On the other hand, since the marginal cost of sending out one message among however many thousands (tens of thousands?) is effectively zero, it costs the spammer nothing to continue to do this. In fact, it's probably more expensive to prune the list than to keep it as it was when he/she bought it.



I'm always tempted to respond to the ones asking for sex with "Sorry, you can't afford me." But that's still giving them more information than I want to give.
 
I think xterra is correct with the addition if you respond to delete it verifies a valid account and now the spammer has a confirmed address to sell.
 
My guess is that if you unsubscribe, you verify that your account is active.
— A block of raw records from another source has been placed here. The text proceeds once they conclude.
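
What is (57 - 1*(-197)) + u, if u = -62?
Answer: 192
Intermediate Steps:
(57 - 1*(-197)) + u = (57 - 1*(-197)) - 62 = (57 + 197) - 62 = 254 - 62 = 192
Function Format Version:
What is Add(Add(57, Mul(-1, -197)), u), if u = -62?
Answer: 192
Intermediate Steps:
Add(Add(57, Mul(-1, -197)), u) = Add(Add(57, Mul(-1, -197)), -62) = Add(Add(57, 197), -62) = Add(254, -62) = 192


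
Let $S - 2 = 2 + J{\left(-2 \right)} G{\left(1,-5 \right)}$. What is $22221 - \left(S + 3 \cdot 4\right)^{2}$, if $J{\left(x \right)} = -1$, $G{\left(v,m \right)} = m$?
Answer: $21780$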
That would give them a better opportunity, perhaps, to go after you more directly.



I think xterra is correct with the addition if you respond to delete it verifies a valid account and now the spammer has a confirmed address to sell.


That's what I said.
 
In that case verification denied. These bums need to get a job.
It must be frustrating to have a 98% fail rate at your chosen job.
 
It was the selling part I think that is one of the big draws in addition to the constant dunning to verified addresses.
 
In that case verification denied. These bums need to get a job.
It must be frustrating to have a 98% fail rate at your chosen job.
I imagine it's much higher failure rate than that. But it's not a normal sort of job, since it's possible to send out many thousands, if not millions, of spam emails for virtually nothing, and you don't even have to be there while it's going on.
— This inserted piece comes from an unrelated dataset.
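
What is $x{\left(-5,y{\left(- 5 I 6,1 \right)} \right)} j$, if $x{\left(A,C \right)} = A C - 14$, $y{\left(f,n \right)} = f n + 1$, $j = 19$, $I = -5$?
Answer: $-14611$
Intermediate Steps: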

I'm reminded of the old joke about a blind man selling pencils, and he has a sign out "pencils, $1000." A passerby remarks that that's silly, as nobody will pay that for a pencil. "Yes," says the man, "but I only have to sell one."
 
Farmer needs to raise money, so he decides to raffle off a cow. He sells 1,000 tickets for $1 each.

The day the raffle ends, his daughter draws a ticket -- and at that moment, his hired helper comes up and tells the farmer that the cow died.

"What will we do?" asks his daughter anxiously.








The farmer thinks for a minute, and says, "No problem, we'll give the winner his dollar back."